Canadian Composite Leading Indicator (CI)
Detailed information for May 2004
The Canadian Composite Leading Indicator is comprised of ten components which lead cyclical activity in the economy and together represent all major categories of Gross Domestic Product (GDP). It thus reflects the variety of mechanisms that can cause business cycles.
Data release - June 22, 2004
The Canadian Composite Leading Indicator is comprised of ten components which lead cyclical activity in the economy and together represent all major categories of Gross Domestic Product (GDP). It thus reflects the variety of mechanisms that can cause business cycles. Eight components are available from 1952 to 1965, 9 from 1966 to 1971 and 10 from 1972. Average lead times can be highly variable, and the leading index will always be more volatile than GDP since the components are specifically selected as representing very sensitive indicators of total demand and output.
The Canadian System of National Accounts (CSNA) provides a conceptually integrated statistical framework for studying the state and behavior of the Canadian economy. The accounts are centered on the measurement of activities associated with the production of goods and services, the sales of goods and services in final markets, the supporting financial transactions, and the resulting wealth positions.
To produce financial statistics, the CSNA measures the economic dimensions of the public sector of Canada, including the financial inter-relationships among the thousands of entities that make up the three levels of government in Canada (federal, provincial and territorial, and local). In order to carry out this program, the CSNA maintains a universe of all public sector entities including their complex inter-relationships.
- Economic accounts
- Leading indicators
Data sources and methodology
The Canadian economy.
This methodology does not apply.
This methodology does not apply.
Data are extracted from administrative files and derived from other Statistics Canada surveys and/or other sources.
Four of the 10 indicators come from sources outside of Statistics Canada. They are the Housing Index whose source is the "Multiple Listing Services"; the TSE 300 Stock Price Index; the M1 Money Supply from the Bank of Canada; and the US Conference Board Leading Indicator.
This methodology type does not apply to this statistical program.
No imputation is done for this survey.
The components of the Canadian Leading Indicator were selected to reflect the variety of mechanisms that can cause business cycles. All major categories of Gross Domestic Product are represented in the leading index by component leading indicators that are associated with the expenditure category. The component indicators must also be available in a timely fashion (i.e. no more than 2 months after the end of the reference month).

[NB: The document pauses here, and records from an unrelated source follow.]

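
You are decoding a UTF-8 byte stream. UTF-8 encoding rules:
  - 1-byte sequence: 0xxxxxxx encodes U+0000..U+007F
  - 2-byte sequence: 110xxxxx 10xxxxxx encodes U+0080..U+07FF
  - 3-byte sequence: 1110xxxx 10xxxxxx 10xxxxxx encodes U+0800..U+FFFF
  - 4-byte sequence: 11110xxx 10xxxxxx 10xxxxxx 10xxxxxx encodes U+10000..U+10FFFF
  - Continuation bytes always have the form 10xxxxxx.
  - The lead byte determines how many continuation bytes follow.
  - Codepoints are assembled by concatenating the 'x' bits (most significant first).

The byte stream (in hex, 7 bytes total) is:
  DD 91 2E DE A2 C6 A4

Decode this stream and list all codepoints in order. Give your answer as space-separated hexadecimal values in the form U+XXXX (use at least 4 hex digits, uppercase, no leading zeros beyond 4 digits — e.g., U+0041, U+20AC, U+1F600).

Byte[0]=DD: 2-byte lead, need 1 cont bytes. acc=0x1D
Byte[1]=91: continuation. acc=(acc<<6)|0x11=0x751
Completed: cp=U+0751 (starts at byte 0)
Byte[2]=2E: 1-byte ASCII. cp=U+002E
Byte[3]=DE: 2-byte lead, need 1 cont bytes. acc=0x1E
Byte[4]=A2: continuation. acc=(acc<<6)|0x22=0x7A2
Completed: cp=U+07A2 (starts at byte 3)
Byte[5]=C6: 2-byte lead, need 1 cont bytes. acc=0x6
Byte[6]=A4: continuation. acc=(acc<<6)|0x24=0x1A4
Completed: cp=U+01A4 (starts at byte 5)

Answer: U+0751 U+002E U+07A2 U+01A4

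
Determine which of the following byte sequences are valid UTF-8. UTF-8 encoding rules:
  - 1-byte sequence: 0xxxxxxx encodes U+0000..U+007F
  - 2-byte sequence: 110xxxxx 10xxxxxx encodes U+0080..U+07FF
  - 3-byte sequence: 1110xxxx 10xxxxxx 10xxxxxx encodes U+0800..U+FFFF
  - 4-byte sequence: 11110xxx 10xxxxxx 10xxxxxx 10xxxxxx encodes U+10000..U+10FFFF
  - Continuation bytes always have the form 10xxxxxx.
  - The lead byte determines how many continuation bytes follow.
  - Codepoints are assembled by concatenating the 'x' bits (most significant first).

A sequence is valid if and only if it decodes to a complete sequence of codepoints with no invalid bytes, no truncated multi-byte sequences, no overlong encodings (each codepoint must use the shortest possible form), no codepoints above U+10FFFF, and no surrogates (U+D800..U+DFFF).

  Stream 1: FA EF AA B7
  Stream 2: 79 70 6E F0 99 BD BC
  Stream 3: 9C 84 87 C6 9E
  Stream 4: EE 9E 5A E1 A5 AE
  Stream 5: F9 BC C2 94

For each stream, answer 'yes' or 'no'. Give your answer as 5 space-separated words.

Answer: no yes no no no

Derivation:
Stream 1: error at byte offset 0. INVALID
Stream 2: decodes cleanly. VALID
Stream 3: error at byte offset 0. INVALID
Stream 4: error at byte offset 2. INVALID
Stream 5: error at byte offset 0. INVALID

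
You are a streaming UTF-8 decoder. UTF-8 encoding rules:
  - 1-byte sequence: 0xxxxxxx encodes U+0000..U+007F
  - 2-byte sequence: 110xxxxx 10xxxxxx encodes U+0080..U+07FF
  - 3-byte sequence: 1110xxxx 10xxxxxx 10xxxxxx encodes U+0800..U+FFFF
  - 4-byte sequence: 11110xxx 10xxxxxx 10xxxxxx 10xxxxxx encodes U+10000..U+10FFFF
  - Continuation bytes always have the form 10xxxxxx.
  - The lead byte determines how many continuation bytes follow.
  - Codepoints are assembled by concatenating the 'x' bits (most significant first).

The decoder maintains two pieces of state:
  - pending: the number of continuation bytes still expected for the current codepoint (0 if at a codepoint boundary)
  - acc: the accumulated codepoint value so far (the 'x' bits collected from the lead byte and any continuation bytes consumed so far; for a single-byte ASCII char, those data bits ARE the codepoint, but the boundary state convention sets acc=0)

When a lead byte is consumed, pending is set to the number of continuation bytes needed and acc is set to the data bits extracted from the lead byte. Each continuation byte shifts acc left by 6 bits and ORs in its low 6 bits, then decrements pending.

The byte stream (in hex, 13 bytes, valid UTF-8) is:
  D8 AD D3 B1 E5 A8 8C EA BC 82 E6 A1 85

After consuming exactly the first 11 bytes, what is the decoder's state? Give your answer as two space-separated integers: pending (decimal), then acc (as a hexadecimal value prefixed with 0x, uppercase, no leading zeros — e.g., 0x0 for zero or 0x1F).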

The composite index is the simple, unweighted average of the standardized components. It has been found both here and in the United States that experiments in assigning different weights to the components do not significantly improve the results.
The composite index is then standardized so that its mean and standard deviation of its growth rate are equal to those of real GDP and its components, respectively. This is done to give the leading index the same trend as GDP, and facilitates comparisons of the two. Finally, the composite is converted to a 1992=100 index.

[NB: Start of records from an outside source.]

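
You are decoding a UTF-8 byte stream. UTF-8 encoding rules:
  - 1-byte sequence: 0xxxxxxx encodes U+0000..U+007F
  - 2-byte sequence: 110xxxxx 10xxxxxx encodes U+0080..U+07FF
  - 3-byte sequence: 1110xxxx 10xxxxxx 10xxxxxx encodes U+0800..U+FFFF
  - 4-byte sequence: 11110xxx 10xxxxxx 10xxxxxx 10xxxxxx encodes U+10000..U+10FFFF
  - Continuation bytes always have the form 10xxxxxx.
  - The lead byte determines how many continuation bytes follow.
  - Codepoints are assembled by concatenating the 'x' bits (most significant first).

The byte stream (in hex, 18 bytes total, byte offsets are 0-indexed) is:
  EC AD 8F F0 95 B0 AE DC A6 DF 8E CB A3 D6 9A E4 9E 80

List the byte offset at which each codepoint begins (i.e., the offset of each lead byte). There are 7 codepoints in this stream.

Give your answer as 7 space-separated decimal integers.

Byte[0]=EC: 3-byte lead, need 2 cont bytes. acc=0xC
Byte[1]=AD: continuation. acc=(acc<<6)|0x2D=0x32D
Byte[2]=8F: continuation. acc=(acc<<6)|0x0F=0xCB4F
Completed: cp=U+CB4F (starts at byte 0)
Byte[3]=F0: 4-byte lead, need 3 cont bytes. acc=0x0
Byte[4]=95: continuation. acc=(acc<<6)|0x15=0x15
Byte[5]=B0: continuation. acc=(acc<<6)|0x30=0x570
Byte[6]=AE: continuation. acc=(acc<<6)|0x2E=0x15C2E
Completed: cp=U+15C2E (starts at byte 3)
Byte[7]=DC: 2-byte lead, need 1 cont bytes. acc=0x1C
Byte[8]=A6: continuation. acc=(acc<<6)|0x26=0x726
Completed: cp=U+0726 (starts at byte 7)
Byte[9]=DF: 2-byte lead, need 1 cont bytes. acc=0x1F
Byte[10]=8E: continuation. acc=(acc<<6)|0x0E=0x7CE
Completed: cp=U+07CE (starts at byte 9)
Byte[11]=CB: 2-byte lead, need 1 cont bytes. acc=0xB
Byte[12]=A3: continuation. acc=(acc<<6)|0x23=0x2E3
Completed: cp=U+02E3 (starts at byte 11)
Byte[13]=D6: 2-byte lead, need 1 cont bytes. acc=0x16
Byte[14]=9A: continuation. acc=(acc<<6)|0x1A=0x59A
Completed: cp=U+059A (starts at byte 13)
Byte[15]=E4: 3-byte lead, need 2 cont bytes. acc=0x4
Byte[16]=9E: continuation. acc=(acc<<6)|0x1E=0x11E
Byte[17]=80: continuation. acc=(acc<<6)|0x00=0x4780
Completed: cp=U+4780 (starts at byte 15)

Answer: 0 3 7 9 11 13 15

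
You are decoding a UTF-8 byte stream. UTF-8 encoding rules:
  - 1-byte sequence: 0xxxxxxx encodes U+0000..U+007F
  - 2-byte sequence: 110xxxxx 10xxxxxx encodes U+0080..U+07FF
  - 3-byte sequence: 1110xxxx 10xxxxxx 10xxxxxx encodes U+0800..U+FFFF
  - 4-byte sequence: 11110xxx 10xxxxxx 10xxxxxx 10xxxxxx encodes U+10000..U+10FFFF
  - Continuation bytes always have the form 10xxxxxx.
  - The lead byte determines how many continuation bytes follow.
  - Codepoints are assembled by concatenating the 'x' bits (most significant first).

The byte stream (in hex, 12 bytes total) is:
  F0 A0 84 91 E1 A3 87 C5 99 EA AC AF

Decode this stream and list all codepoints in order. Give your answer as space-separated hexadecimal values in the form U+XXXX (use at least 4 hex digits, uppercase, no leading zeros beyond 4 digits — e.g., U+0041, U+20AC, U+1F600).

Answer: U+20111 U+18C7 U+0159 U+AB2F

Derivation:
Byte[0]=F0: 4-byte lead, need 3 cont bytes. acc=0x0
Byte[1]=A0: continuation. acc=(acc<<6)|0x20=0x20
Byte[2]=84: continuation. acc=(acc<<6)|0x04=0x804
Byte[3]=91: continuation. acc=(acc<<6)|0x11=0x20111
Completed: cp=U+20111 (starts at byte 0)
Byte[4]=E1: 3-byte lead, need 2 cont bytes. acc=0x1
Byte[5]=A3: continuation. acc=(acc<<6)|0x23=0x63
Byte[6]=87: continuation. acc=(acc<<6)|0x07=0x18C7
Completed: cp=U+18C7 (starts at byte 4)
Byte[7]=C5: 2-byte lead, need 1 cont bytes. acc=0x5
Byte[8]=99: continuation. acc=(acc<<6)|0x19=0x159
Completed: cp=U+0159 (starts at byte 7)
Byte[9]=EA: 3-byte lead, need 2 cont bytes. acc=0xA
Byte[10]=AC: continuation. acc=(acc<<6)|0x2C=0x2AC
Byte[11]=AF: continuation. acc=(acc<<6)|0x2F=0xAB2F
Completed: cp=U+AB2F (starts at byte 9)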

To take advantage of all available information, we assemble all the components for the latest month available. This implies that January data for five of the components will be combined with the December value of the US leading indicator and the November data on manufacturing and retail trade. This new composite index, which will be published for the first time in February, would be called the composite index for January since the most components refer to this month. These components include the Toronto stock exchange, the money supply, employment in personal and business services, the average workweek in manufacturing from the labour force survey, and housing starts (the average workweek will be benchmarked to the data from the survey of employment, payrolls and hours after two months when this date becomes available, while the housing index will be revised to incorporate house sales when this data is published one month later).
The composite leading indicator and its ten components are smoothed so as to reduce erratic movements. Statistics Canada uses a 5-month moving average to reduce irregular fluctuations in the leading index. This smoothing allows users to better judge the true underlying signal of the course the economy is likely to take. Smoothing also reduces the effect of revisions that are inevitably made to most of the source data.
Data are analyzed for time series consistency and linked to current economic events.
Statistics Canada is prohibited by law from releasing any information it collects that could identify any person, business, or organization, unless consent has been given by the respondent or as permitted by the Statistics Act. Various confidentiality rules are applied to all data that are released or published to prevent the publication or disclosure of any information deemed confidential. If necessary, data are suppressed to prevent direct or residual disclosure of identifiable data.
Revisions and seasonal adjustment
Data for the five months preceding the reference month are subject to revision.
The statistical accuracy of the indicators corresponds to the one of the source data and is considered by the users as highly reliable.